The action in Justice League Heroes is pretty straightforward. Most of the time, you're simply making your way from one end of a level to the other, tearing up as many enemies as possible along the way. On occasion, though, you'll be charged with rescuing civilians or destroying specific machinery, which are tasks that the game makes apparent with a persistent onscreen compass. You'll also come upon locked doors that you'll need to unlock by entering a specified button sequence in a limited amount of time, which adds some quick minigame action to the proceedings. The levels are usually designed to funnel you in a specific direction, but if you get lost, there's a handy minimap that gives the lay of the land and highlights important points.
Justice League Heroes appears to use the same basic technology that powered Snowblind Studios' first real hit, Baldur's Gate: Dark Alliance. Dark Alliance was arguably one of the best-looking PlayStation 2 games of its time, but that was nearly five years ago, and standards have changed. Justice League Heroes still has a really clean look to it, especially when running in 720p on the Xbox version. The environments, while relatively small, are packed with detail and cover a wide range of locations. Though there's not a terrific variety of enemies within each level, the enemies you'll face change as you travel to new areas. And these new areas look pretty good. The overhead camera perspective keeps the action from feeling as grand as you might expect from this band of superheroes, some of the outdoor environments look a little grainy, and the occasional overuse of light and particle effects can create a little slowdown. At this point, it's not going to blow anyone's mind, but considering what the game is working with, Justice League Heroes just looks well put together.
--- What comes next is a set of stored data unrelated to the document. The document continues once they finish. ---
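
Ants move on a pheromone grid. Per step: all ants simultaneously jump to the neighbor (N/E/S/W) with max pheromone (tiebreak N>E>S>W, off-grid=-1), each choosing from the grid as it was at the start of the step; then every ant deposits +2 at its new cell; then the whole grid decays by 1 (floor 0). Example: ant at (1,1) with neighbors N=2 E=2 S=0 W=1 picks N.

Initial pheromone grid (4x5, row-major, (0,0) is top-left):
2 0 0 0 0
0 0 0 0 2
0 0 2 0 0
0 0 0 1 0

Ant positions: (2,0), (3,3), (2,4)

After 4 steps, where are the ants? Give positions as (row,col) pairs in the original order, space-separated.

Step 1: ant0:(2,0)->N->(1,0) | ant1:(3,3)->N->(2,3) | ant2:(2,4)->N->(1,4)
  grid max=3 at (1,4)
Step 2: ant0:(1,0)->N->(0,0) | ant1:(2,3)->W->(2,2) | ant2:(1,4)->N->(0,4)
  grid max=2 at (0,0)
Step 3: ant0:(0,0)->E->(0,1) | ant1:(2,2)->N->(1,2) | ant2:(0,4)->S->(1,4)
  grid max=3 at (1,4)
Step 4: ant0:(0,1)->W->(0,0) | ant1:(1,2)->S->(2,2) | ant2:(1,4)->N->(0,4)
  grid max=2 at (0,0)

(0,0) (2,2) (0,4)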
While it shares a lot of its components with Snowblind's past dungeon crawlers, Justice League Heroes has a pretty unique flavor. It flexes the strengths of the DC universe quite well. Although there's undoubtedly some bellyaching over stuff like the inclusion of Zatanna and the omission of Justice League anchors like Captain Marvel, there is a respect for the source material that should satisfy fans. The character customization gives you enough freedom in shaping the heroes without betraying the characters, and at about 10 hours, it's a healthy-sized adventure. The game does both the comic book and the dungeon-crawler parts well enough that it has the potential to turn fans of one into the other.